Contra o Silêncio que Cala o Mal
«O sentido crítico de um trabalho considera-se
correctamente perspectivado quando assenta no aprofundamento psicológico e
procede a uma reflexão alargada para lançar os alicerces de uma reforma o mais
séria possível. Por isso nesta obra não se usam arredondamentos, e denunciam-se
sem meios termos realidades que, no Vaticano, estão sob os olhos de todos.

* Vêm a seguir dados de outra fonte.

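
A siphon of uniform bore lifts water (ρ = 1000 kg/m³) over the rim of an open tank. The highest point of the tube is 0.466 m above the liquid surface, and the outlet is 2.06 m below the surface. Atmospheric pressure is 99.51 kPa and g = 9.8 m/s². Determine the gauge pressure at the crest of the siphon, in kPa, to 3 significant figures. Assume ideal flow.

Bernoulli surface→outlet gives ½v² = g·h_out, so v = √(2·9.8·2.06) = 6.35 m/s.
The bore is uniform, so the speed at the crest is the same v. Bernoulli surface→crest: P_atm = P_top + ½ρv² + ρg·h_top.
P_top = 99510 − ½·1000·6.35² − 1000·9.8·0.466 = 74800 Pa. So P_gauge = P_top − P_atm = -24800 Pa.

-24.8 kPa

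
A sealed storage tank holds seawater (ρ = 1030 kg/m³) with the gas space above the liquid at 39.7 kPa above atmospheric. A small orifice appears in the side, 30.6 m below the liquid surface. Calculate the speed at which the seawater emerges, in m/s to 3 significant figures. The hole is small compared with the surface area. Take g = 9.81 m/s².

Take point 1 at the surface (v₁ ≈ 0) and point 2 at the hole (at atmospheric pressure). Bernoulli: P₁ + ρg h = P_atm + ½ρv₂².
With P₁ − P_atm = 39700 Pa, v₂ = √(2gh + 2ΔP/ρ) = √(2·9.81·30.6 + 2·39700/1030) = 26.0 m/s.

26.0 m/s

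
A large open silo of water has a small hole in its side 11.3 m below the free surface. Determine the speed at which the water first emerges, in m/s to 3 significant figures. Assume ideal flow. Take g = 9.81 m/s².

With the surface at rest and both surface and jet at atmospheric pressure, Bernoulli gives ρg h = ½ρv², so v = √(2gh) = √(2·9.81·11.3) = 14.9 m/s.

v ≈ 14.9 m/s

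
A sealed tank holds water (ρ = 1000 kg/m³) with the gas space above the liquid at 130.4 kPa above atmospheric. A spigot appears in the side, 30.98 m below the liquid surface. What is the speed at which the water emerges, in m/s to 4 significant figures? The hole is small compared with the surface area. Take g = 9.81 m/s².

v = 29.47 m/s

Take point 1 at the surface (v₁ ≈ 0) and point 2 at the hole (at atmospheric pressure). Bernoulli: P₁ + ρg h = P_atm + ½ρv₂².
With P₁ − P_atm = 130400 Pa, v₂ = √(2gh + 2ΔP/ρ) = √(2·9.81·30.98 + 2·130400/1000) = 29.47 m/s.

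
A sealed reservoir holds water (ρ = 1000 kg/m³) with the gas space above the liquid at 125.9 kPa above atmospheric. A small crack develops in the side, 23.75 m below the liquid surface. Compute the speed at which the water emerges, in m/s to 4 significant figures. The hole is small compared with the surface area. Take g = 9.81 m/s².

v ≈ 26.79 m/s

Take point 1 at the surface (v₁ ≈ 0) and point 2 at the hole (at atmospheric pressure). Bernoulli: P₁ + ρg h = P_atm + ½ρv₂².
With P₁ − P_atm = 125900 Pa, v₂ = √(2gh + 2ΔP/ρ) = √(2·9.81·23.75 + 2·125900/1000) = 26.79 m/s.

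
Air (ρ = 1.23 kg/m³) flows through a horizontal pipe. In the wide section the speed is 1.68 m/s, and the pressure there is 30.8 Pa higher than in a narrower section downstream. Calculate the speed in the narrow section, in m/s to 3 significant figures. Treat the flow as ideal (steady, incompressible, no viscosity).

With h₁ = h₂, rearranging Bernoulli gives v₂ = √(v₁² + 2ΔP/ρ).
v₂ = √(1.68² + 2·30.8/1.23) = √(2.82 + 50.1) = 7.27 m/s.

v₂ = 7.27 m/s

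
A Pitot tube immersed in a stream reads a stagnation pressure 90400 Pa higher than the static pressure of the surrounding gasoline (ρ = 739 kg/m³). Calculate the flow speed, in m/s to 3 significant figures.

At the stagnation point the flow is brought to rest, so Bernoulli gives P_stag − P_static = ½ρv².
v = √(2ΔP/ρ) = √(2·90400/739) = 15.6 m/s.

v = 15.6 m/s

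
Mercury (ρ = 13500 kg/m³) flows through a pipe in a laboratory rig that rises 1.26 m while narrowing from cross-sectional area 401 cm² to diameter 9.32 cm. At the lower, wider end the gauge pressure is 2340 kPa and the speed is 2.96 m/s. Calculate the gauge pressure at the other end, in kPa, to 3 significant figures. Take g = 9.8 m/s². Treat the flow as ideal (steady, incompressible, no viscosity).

189 kPa

The volume flow rate is constant, so v₂ = (A₁/A₂)v₁ = (401/68.2)·2.96 = 17.4 m/s.
Energy conservation along the streamline gives P₂ = P₁ − ½ρ(v₂² − v₁²) − ρg(h₂ − h₁).
P₂ = 2340000 + ½·13500·(2.96² − 17.4²) − 13500·9.8·(+1.26) = 2340000 + (-1980000) − (167000) = 189000 Pa.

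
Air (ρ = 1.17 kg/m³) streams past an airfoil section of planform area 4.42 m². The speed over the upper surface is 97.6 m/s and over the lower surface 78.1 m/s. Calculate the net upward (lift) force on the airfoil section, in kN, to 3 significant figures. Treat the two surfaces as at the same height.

F = 8.86 kN

The faster flow above has the lower pressure; Bernoulli (same height) gives ΔP = ½ρ(v_up² − v_low²).
ΔP = ½·1.17·(97.6² − 78.1²) = 2000 Pa.
Lift = ΔP · A = 2000 × 4.42 = 8860 N.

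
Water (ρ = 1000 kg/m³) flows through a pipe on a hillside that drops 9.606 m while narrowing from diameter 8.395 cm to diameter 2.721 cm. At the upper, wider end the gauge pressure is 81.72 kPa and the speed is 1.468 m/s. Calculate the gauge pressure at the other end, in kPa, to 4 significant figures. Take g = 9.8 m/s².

P₂ ≈ 79.30 kPa

By continuity, v₂ = v₁·A₁/A₂ = 1.468·(55.35/5.815) = 13.97 m/s.
Applying Bernoulli between the two ends and solving for P₂: P₂ = P₁ + ½ρ(v₁² − v₂²) − ρgΔh.
P₂ = 81720 + ½·1000·(1.468² − 13.97²) − 1000·9.8·(−9.606) = 81720 + (-96550) − (-94140) = 79300 Pa.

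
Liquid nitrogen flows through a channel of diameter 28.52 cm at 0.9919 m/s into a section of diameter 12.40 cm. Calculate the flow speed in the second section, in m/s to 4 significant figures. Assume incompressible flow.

Continuity gives A₁v₁ = A₂v₂, so v₂ = (638.8 cm²)/(120.8 cm²) × 0.9919 m/s = 5.247 m/s.

5.247 m/s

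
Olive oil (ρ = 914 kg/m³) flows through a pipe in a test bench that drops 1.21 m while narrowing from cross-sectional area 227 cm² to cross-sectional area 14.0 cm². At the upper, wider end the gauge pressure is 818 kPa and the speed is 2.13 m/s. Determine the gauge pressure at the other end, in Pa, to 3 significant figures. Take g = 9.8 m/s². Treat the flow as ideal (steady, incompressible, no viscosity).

P₂ ≈ 286000 Pa

Continuity gives A₁v₁ = A₂v₂, so v₂ = (227 cm²)/(14.0 cm²) × 2.13 m/s = 34.5 m/s.
Energy conservation along the streamline gives P₂ = P₁ − ½ρ(v₂² − v₁²) − ρg(h₂ − h₁).
P₂ = 818000 + ½·914·(2.13² − 34.5²) − 914·9.8·(−1.21) = 818000 + (-543000) − (-10800) = 286000 Pa.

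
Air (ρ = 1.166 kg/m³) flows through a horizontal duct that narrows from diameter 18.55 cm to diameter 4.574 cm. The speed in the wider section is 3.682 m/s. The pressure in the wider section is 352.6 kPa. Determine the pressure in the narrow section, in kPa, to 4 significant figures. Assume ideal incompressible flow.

The volume flow rate is constant, so v₂ = (A₁/A₂)v₁ = (270.3/16.43)·3.682 = 60.56 m/s.
With no height change, Bernoulli's equation is P₁ + ½ρv₁² = P₂ + ½ρv₂².
P₂ = P₁ − ½ρ(v₂² − v₁²) = 352600 − ½·1.166·(60.56² − 3.682²) = 352600 − 2130 = 350500 Pa.

350.5 kPa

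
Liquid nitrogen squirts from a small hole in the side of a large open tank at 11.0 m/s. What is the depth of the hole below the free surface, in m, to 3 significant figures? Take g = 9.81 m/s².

Torricelli: v = √(2gh), so h = v²/(2g).
h = 11.0²/(2·9.81) = 121/19.62 = 6.17 m.

h ≈ 6.17 m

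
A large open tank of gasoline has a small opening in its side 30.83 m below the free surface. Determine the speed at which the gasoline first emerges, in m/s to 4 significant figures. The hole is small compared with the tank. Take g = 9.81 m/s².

v ≈ 24.59 m/s

With the surface at rest and both surface and jet at atmospheric pressure, Bernoulli gives ρg h = ½ρv², so v = √(2gh) = √(2·9.81·30.83) = 24.59 m/s.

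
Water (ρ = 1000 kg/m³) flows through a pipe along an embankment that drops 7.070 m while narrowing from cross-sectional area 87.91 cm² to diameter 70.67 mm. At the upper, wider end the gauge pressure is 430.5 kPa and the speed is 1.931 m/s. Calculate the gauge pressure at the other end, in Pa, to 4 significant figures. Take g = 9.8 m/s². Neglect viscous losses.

The volume flow rate is constant, so v₂ = (A₁/A₂)v₁ = (87.91/39.22)·1.931 = 4.328 m/s.
Bernoulli: P₁ + ½ρv₁² + ρg h₁ = P₂ + ½ρv₂² + ρg h₂, so P₂ = P₁ + ½ρ(v₁² − v₂²) − ρg(h₂ − h₁).
P₂ = 430500 + ½·1000·(1.931² − 4.328²) − 1000·9.8·(−7.070) = 430500 + (-7500) − (-69290) = 492300 Pa.

P₂ ≈ 492300 Pa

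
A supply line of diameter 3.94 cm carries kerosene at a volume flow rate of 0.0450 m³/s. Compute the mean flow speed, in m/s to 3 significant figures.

v ≈ 36.9 m/s

Q = 0.0450 m³/s = 0.0450 m³/s.
v = Q/A = 0.0450 / 0.00122 = 36.9 m/s.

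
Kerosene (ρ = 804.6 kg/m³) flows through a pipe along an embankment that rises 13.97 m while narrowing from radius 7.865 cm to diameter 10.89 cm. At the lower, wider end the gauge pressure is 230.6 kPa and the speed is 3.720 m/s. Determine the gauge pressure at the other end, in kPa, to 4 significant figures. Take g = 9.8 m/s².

P₂ ≈ 101.8 kPa

The volume flow rate is constant, so v₂ = (A₁/A₂)v₁ = (194.3/93.14)·3.720 = 7.761 m/s.
Applying Bernoulli between the two ends and solving for P₂: P₂ = P₁ + ½ρ(v₁² − v₂²) − ρgΔh.
P₂ = 230600 + ½·804.6·(3.720² − 7.761²) − 804.6·9.8·(+13.97) = 230600 + (-18670) − (110200) = 101800 Pa.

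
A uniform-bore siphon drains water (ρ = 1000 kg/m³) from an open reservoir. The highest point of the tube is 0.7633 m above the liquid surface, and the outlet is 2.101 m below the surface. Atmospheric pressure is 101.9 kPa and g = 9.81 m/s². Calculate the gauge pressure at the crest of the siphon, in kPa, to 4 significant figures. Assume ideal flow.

P_gauge = -28.10 kPa

From the surface to the outlet (both open to atmosphere, surface at rest): v = √(2g·h_out) = √(2·9.81·2.101) = 6.420 m/s.
With constant cross-section the crest speed equals v; applying Bernoulli from the surface up to the crest, P_top = P_atm − ½ρv² − ρg·h_top.
P_top = 101900 − ½·1000·6.420² − 1000·9.81·0.7633 = 73800 Pa. So P_gauge = P_top − P_atm = -28100 Pa.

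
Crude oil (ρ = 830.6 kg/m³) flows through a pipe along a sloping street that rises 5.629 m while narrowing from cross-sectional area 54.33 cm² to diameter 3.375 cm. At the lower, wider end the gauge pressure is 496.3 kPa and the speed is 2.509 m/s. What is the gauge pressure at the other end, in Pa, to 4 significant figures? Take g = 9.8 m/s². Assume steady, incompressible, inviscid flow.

P₂ = 356700 Pa

The volume flow rate is constant, so v₂ = (A₁/A₂)v₁ = (54.33/8.946)·2.509 = 15.24 m/s.
Bernoulli: P₁ + ½ρv₁² + ρg h₁ = P₂ + ½ρv₂² + ρg h₂, so P₂ = P₁ + ½ρ(v₁² − v₂²) − ρg(h₂ − h₁).
P₂ = 496300 + ½·830.6·(2.509² − 15.24²) − 830.6·9.8·(+5.629) = 496300 + (-93810) − (45820) = 356700 Pa.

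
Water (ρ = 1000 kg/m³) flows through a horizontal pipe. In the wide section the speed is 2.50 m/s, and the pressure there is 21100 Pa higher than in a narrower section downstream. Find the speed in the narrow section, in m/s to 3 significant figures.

v₂ ≈ 6.96 m/s

Along the level pipe P + ½ρv² is conserved, hence v₂² = v₁² + 2(P₁ − P₂)/ρ.
v₂ = √(2.50² + 2·21100/1000) = √(6.25 + 42.2) = 6.96 m/s.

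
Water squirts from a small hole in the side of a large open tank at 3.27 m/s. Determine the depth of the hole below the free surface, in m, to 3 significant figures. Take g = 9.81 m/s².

Inverting v = √(2gh) gives h = v² / 2g.
h = 3.27²/(2·9.81) = 10.7/19.62 = 0.545 m.

h ≈ 0.545 m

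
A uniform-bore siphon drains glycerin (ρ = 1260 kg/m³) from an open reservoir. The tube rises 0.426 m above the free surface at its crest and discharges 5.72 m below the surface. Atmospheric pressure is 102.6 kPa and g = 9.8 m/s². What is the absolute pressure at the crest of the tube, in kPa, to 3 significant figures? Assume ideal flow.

The outlet speed comes from Torricelli: v = √(2g·5.72) = 10.6 m/s.
With constant cross-section the crest speed equals v; applying Bernoulli from the surface up to the crest, P_top = P_atm − ½ρv² − ρg·h_top.
P_top = 102600 − ½·1260·10.6² − 1260·9.8·0.426 = 26700 Pa.

P_top ≈ 26.7 kPa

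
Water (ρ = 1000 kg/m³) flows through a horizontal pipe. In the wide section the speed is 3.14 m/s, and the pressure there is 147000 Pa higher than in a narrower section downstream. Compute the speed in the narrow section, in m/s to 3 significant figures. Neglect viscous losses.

v₂ ≈ 17.4 m/s

Horizontal Bernoulli: P₁ + ½ρv₁² = P₂ + ½ρv₂², so v₂² = v₁² + 2(P₁ − P₂)/ρ.
v₂ = √(3.14² + 2·147000/1000) = √(9.86 + 294) = 17.4 m/s.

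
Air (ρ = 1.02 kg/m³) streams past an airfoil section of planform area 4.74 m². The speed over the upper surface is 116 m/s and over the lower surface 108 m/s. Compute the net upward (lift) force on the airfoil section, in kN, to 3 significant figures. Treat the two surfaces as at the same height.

F ≈ 4.33 kN

The faster flow above has the lower pressure; Bernoulli (same height) gives ΔP = ½ρ(v_up² − v_low²).
ΔP = ½·1.02·(116² − 108²) = 914 Pa.
Lift = ΔP · A = 914 × 4.74 = 4330 N.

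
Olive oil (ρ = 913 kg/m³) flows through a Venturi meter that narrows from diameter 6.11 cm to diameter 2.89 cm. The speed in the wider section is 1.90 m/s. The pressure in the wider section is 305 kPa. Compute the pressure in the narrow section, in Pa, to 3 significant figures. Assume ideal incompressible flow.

Mass conservation (A₁v₁ = A₂v₂) gives v₂ = 1.90 × 29.3/6.56 = 8.49 m/s.
The pipe is horizontal, so Bernoulli reduces to P₁ + ½ρv₁² = P₂ + ½ρv₂².
P₂ = P₁ − ½ρ(v₂² − v₁²) = 305000 − ½·913·(8.49² − 1.90²) = 305000 − 31300 = 274000 Pa.

P₂ ≈ 274000 Pa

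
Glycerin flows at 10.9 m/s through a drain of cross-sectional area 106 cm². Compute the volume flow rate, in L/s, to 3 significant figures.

Q ≈ 116 L/s

Q = A·v = 0.0106 m² × 10.9 m/s = 0.116 m³/s.
Converting: 0.116 m³/s × 1000 = 116 L/s.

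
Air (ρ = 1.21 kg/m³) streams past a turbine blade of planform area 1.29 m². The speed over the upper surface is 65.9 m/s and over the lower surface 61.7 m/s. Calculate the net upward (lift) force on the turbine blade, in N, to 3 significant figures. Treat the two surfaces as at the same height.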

Quando se enfeitam os discursos, ofuscam-se as ideias. Poderá parecer uma
análise impiedosa, mas deseja ser um bisturi purificador aplicado a uma chaga
profunda e purulenta.
E uma repreensão que se exprime em formas
pitorescas e severas que açoitam como uma chicotada no dorso do corcel. Trata-se
de um livro escrito em equipa, com as virtudes e os defeitos de uma obra a várias
vozes; daí deriva uma repetição dos conceitos mais significativos, de difícil
convergência redaccional em razão de pontos de vista e perspectivas diferentes.
Todavia repetita iuvant, especialmente os menos conhecedores do mundo
que se quer interpretar. Num tempo como o nosso em que de certezas se morre ao mesmo
tempo que morrem as certezas, a verdade não muda e permanece idêntica quer seja
ensinada por um grande orador quer seja ensinada por um qualquer charlatão: o
eloquente não a enriquece e o gago não a empobrece. S. Pedro adverte a Igreja:
- Chegou o momento do início do juízo a partir da Casa de Deus, que começa em nós.
Diz o Vaticano II:
- A Igreja, que ao contrário do Cristo inocente, reúne no seu seio pecadores, santa e ao mesmo tempo necessitada de purificação, nunca abandona a penitência e a sua própria renovação... A Igreja peregrina é chamada por Cristo a esta contínua reforma da qual, enquanto instituição humana e terrena, tem necessidade permanente.
Chegou o tempo de a Igreja, primeiro que aos
homens, pedir perdão a Cristo por tantas infidelidades e traições dos seus
ministros, em especial daqueles que foram constituídos em autoridade no vértice
da hierarquia eclesiástica. Não está em discussão a instituição divina da
Igreja, mas sim o seu invólucro, o vaticanismo, que corre o risco de
conferir mais relevo à moldura do que ao quadro, fazendo-se essência
sacramental da Igreja. É necessário romper o casulo em que a realidade histórica
e a verdade cristocêntrica permanecem cativas como uma crisálida asfixiada.
Reformar a Igreja de 2000 significa mudar o seu governo burocrático que já não
a congrega. Para Clemenceau, governar é tornar tranquilos os bons cidadãos e
tornar intranquilos os desonestos; o contrário é a inversão da ordem natural.
A Igreja herdou do seu divino fundador a missão e a
capacidade de se inserir nas situações temporais do presente, assimilando sem
se corromper e fermentando sem desvirtuar. O Concílio Vaticano II deu um abanão
à Igreja que se pôs a trabalhar com entusiasmo. Para muitos, no entanto, o Concílio
é como um veículo de distribuição porta a porta: sobe ou desce segundo as próprias
conveniências. Impaciente, um jornalista desabafou: À luz do espírito do Concílio, como é
possível que, nos mesmos documentos, se tenha dito tudo e o contrário de tudo,
cedendo a todos?
É como se a Igreja de hoje tivesse sido assolada
por uma espécie de explosão nuclear mais forte que a da força atómica encerrada
no bunker
de cimento de Chernobyl. O organismo é estruturalmente o mesmo de
sempre mas, fisiológica e dinamicamente, submete-se à mentalidade dominante de
um mundo que lhe não pertence. Sopramos a trompa do aríete à espera da era
messiânica do Jubileu de 2000, aniversário bimilenar de Cristo, fundador da
Igreja. O cristianismo de 2000 coloca a humanidade em peregrinação à procura da
sua própria salvação». In I Millenari, Via col vento in Vaticano,
Kaos Edizioni, 1999, O Vaticano contra Cristo, tradução de José A. Neto,
Religiões, Casa das Letras, 2005, ISBN 972-46-1170-1.